A FORMER theatre nurse has told how she found herself in hospital fighting for her life on the other side of the world.

Shan Barker, 68, from Mersea, decided to pen a 100-page book recollecting the incredible sequence of events which started when she caught Covid-19 while on a flight from London to Hanoi in Vietnam.

Her book, titled A Diverse Nurse Thanks Vietnam, was written in the summer of 2020, a few months after Mrs Barker and her husband were hospitalised with Covid-19 and put on ventilators at the National Hospital of Tropical Diseases in Vietnam.

Mrs Barker had travelled to Asia with her husband at the beginning of March 2020 to visit her son – before a single Covid-related death had been confirmed in the UK.

Only 11 cases had been officially confirmed in Vietnam at the time she and her husband arrived.

But the flight they had boarded contained a super spreader, and she and numerous other passengers went on to contract Covid.

“It was an experience-and-a-half,” she said.

“We got a knock on the door at six o’clock in the morning when we were on a cruise ship telling us we couldn’t leave our room – the next thing we know we’re under flashing lights on our way to a hospital.

“No English was spoken – it was just ‘Do not leave room.

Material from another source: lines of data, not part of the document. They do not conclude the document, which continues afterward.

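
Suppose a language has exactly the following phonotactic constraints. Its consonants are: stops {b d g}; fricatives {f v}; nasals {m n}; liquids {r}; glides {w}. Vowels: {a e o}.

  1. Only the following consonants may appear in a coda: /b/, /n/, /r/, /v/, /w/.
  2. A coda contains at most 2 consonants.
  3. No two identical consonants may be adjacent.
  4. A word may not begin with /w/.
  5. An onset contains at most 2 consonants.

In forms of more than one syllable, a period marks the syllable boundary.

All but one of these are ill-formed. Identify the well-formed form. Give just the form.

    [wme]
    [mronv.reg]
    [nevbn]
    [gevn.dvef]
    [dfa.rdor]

[wme] — violates constraint 4: word begins with /w/ → ill-formed
[mronv.reg] — violates constraint 1: syllable 2 coda contains /g/, which is not a licensed coda consonant → ill-formed
[nevbn] — violates constraint 2: syllable 1 coda /vbn/ has 3 consonants (> 2) → ill-formed
[gevn.dvef] — violates constraint 1: syllable 2 coda contains /f/, which is not a licensed coda consonant → ill-formed
[dfa.rdor] — σ1 onset /df/ (2C), coda /∅/ ok; σ2 onset /rd/ (2C), coda /r/ ok → well-formed

[dfa.rdor]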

Passenger infected’.”

Mrs Barker became seriously ill and had to be put on a ventilator.

In her darkest moments, she thought she was going to become a victim of the virus.

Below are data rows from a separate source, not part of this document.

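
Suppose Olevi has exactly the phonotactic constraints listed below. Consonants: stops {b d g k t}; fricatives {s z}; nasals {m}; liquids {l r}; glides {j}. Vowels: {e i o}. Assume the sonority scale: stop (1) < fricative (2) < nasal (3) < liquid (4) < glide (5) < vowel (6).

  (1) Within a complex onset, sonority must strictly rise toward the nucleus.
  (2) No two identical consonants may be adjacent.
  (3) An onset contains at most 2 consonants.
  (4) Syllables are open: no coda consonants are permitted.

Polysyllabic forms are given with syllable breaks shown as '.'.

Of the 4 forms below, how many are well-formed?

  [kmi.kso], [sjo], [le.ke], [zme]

4

[kmi.kso] — σ1 onset /km/ (1→3 rises), coda /∅/ ok; σ2 onset /ks/ (1→2 rises), coda /∅/ ok → well-formed
[sjo] — σ1 onset /sj/ (2→5 rises), coda /∅/ ok → well-formed
[le.ke] — σ1 onset /l/, coda /∅/ ok; σ2 onset /k/, coda /∅/ ok → well-formed
[zme] — σ1 onset /zm/ (2→3 rises), coda /∅/ ok → well-formed
Well-formed: [kmi.kso], [sjo], [le.ke], [zme] → 4.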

“I was writing with a pen on my hospital bedsheet that I didn’t think I was going to survive – I felt like I couldn’t breathe.

“I thought ‘This is it’.”

She spent six weeks in isolation before being greeted by a media scrummage when she left the hospital.

“When we were ushered out, the press was all camped outside and the national TV station did a documentary where I was interviewed.

“I almost became a mini-celebrity – it was all a bit surreal,” she said.

Mrs Barker’s book, which is now on sale on Amazon, will be launched formally at West Mersea Yacht Club today at 6pm.

She will then hold another event at the same time tomorrow at the Coast Inn.

Mrs Barker does not intend to make any money from sales of the book, adding she intends to donate any profits to charities helping children undergoing chemotherapy.